ICPR wins public engagement award for its prisons research
Birkbeck’s annual Public Engagement Awards recognise and celebrate researchers who have undertaken innovative and exemplary public engagement activities. ICPR has won this year’s Birkbeck Public Engagement award in the category ‘public participation in research’. This category recognises projects in which the involvement of the public or various publics is an inherent part of the research process.
ICPR’s prisons researchers Catherine Heard, Helen Fair and Jessica Jacobson, worked on the project ‘Understanding and reducing the use of imprisonment in ten countries’ between 2017 and 2021. The research focused on a diverse group of ten jurisdictions: Kenya, South Africa, Brazil, the United States, India, Thailand, England & Wales, Hungary, the Netherlands and Australia.
Throughout the project, the ICPR team collaborated with a wide range of research and policy partners including criminal lawyers, academics, prisoners, ex-prisoners and civil society organisations, in the ten countries and beyond.

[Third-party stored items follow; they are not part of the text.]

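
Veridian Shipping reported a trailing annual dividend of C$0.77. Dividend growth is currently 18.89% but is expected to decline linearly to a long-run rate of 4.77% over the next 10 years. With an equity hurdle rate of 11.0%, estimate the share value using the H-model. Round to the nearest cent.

C$21.67

H-model: P₀ = D₀[(1+g_L) + H(g_S−g_L)]/(r−g_L), with H = 10/2 = 5.
P₀ = 0.77 × [(1+0.0477) + 5×(0.1889−0.0477)] / (0.11−0.0477)
   = 0.77 × 1.7537 / 0.0623 = 21.6749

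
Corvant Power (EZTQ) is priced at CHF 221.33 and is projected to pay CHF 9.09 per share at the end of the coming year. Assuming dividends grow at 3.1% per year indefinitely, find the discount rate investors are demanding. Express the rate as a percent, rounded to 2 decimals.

Rearranging the constant-growth DDM: r = D₁/P₀ + g.
r = 9.0900 / 221.33 + 0.031 = 0.04107 + 0.031 = 0.07207

7.21%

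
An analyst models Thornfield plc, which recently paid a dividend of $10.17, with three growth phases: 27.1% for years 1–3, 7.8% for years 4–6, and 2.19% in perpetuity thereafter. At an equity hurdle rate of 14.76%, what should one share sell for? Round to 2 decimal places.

Three-stage DDM. Project D₁…D_6; terminal Gordon value at t=6 with g = 0.0219; discount at r = 0.1476.
D_1 = 12.9261
D_2 = 16.4290
D_3 = 20.8813
D_4 = 22.5100
D_5 = 24.2658
D_6 = 26.1586
TV_6 = 26.7314/(0.1476−0.0219) = 212.6606
P₀ = Σ Dₜ/(1+r)ᵗ + TV_6/(1+r)^6 = 167.2741

$167.27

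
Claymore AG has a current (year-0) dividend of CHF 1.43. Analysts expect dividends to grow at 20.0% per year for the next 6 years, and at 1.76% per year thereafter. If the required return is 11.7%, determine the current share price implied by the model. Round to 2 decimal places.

Two-stage DDM. Project D₁…D_6 at 0.2, terminal growth 0.0176, discount at r = 0.117.
D_1 = 1.7160
D_2 = 2.0592
D_3 = 2.4710
D_4 = 2.9652
D_5 = 3.5583
D_6 = 4.2700
Terminal value at t=6: TV = D_7/(r−g) = 4.3451/(0.117−0.0176) = 43.7134
P₀ = 1.7160/(1+0.117)^1 + 2.0592/(1+0.117)^2 + 2.4710/(1+0.117)^3 + 2.9652/(1+0.117)^4 + 3.5583/(1+0.117)^5 + 4.2700/(1+0.117)^6 + 43.7134/(1+0.117)^6 = 33.6151

CHF 33.62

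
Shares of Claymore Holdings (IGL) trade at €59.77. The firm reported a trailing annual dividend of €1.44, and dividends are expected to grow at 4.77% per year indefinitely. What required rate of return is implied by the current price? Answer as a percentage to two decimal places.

7.29%

Rearranging the constant-growth DDM: r = D₁/P₀ + g.
D₁ = 1.44 × (1 + 0.0477) = 1.5087.
r = 1.5087 / 59.77 + 0.0477 = 0.02524 + 0.0477 = 0.07294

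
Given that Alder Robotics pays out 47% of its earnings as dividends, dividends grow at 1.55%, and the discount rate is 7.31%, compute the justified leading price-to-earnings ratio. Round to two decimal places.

Justified leading P/E = b/(r−g) = 0.47/(0.0731−0.0155) = 8.1597

8.16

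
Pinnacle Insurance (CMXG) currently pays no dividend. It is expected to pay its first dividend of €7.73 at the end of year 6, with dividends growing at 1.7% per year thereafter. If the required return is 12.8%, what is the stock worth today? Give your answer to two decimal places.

Deferred-dividend DDM. At t=5 the remaining stream is a growing perpetuity with first payment D_6 = 7.73.
V_5 = D_6/(r−g) = 7.73/(0.128−0.017) = 69.6396
P₀ = V_5/(1+r)^5 = 69.6396/(1+0.128)^5 = 38.1339

€38.13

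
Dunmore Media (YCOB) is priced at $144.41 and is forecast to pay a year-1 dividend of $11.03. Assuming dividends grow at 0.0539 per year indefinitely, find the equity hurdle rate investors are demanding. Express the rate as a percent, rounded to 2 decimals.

Rearranging the constant-growth DDM: r = D₁/P₀ + g.
r = 11.0300 / 144.41 + 0.0539 = 0.07638 + 0.0539 = 0.13028

13.03%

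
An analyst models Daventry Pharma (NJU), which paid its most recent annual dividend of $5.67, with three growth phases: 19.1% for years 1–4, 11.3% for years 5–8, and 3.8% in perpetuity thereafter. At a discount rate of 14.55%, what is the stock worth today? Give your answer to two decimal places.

Three-stage DDM. Project D₁…D_8; terminal Gordon value at t=8 with g = 0.038; discount at r = 0.1455.
D_1 = 6.7530
D_2 = 8.0428
D_3 = 9.5790
D_4 = 11.4085
D_5 = 12.6977
D_6 = 14.1325
D_7 = 15.7295
D_8 = 17.5070
TV_8 = 18.1722/(0.1455−0.038) = 169.0440
P₀ = Σ Dₜ/(1+r)ᵗ + TV_8/(1+r)^8 = 106.7215

$106.72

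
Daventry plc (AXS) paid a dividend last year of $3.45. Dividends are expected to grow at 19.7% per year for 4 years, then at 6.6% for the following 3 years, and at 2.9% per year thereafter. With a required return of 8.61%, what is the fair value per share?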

The Birkbeck awards also recognised Camillia Kong, Penny Cooper and Rebecca Stickler of ICPR, for their project 'Judging Values and Participation in Mental Capacity Law’, which was highly commended in the category ‘public empowerment’.
This project has sought to explore the deeper values that bear on the judicial deliberative process in interpreting the Mental Capacity Act’s principles and procedures, such as the status of the subject of proceedings (P’s) participation in legal proceedings about capacity and best interests.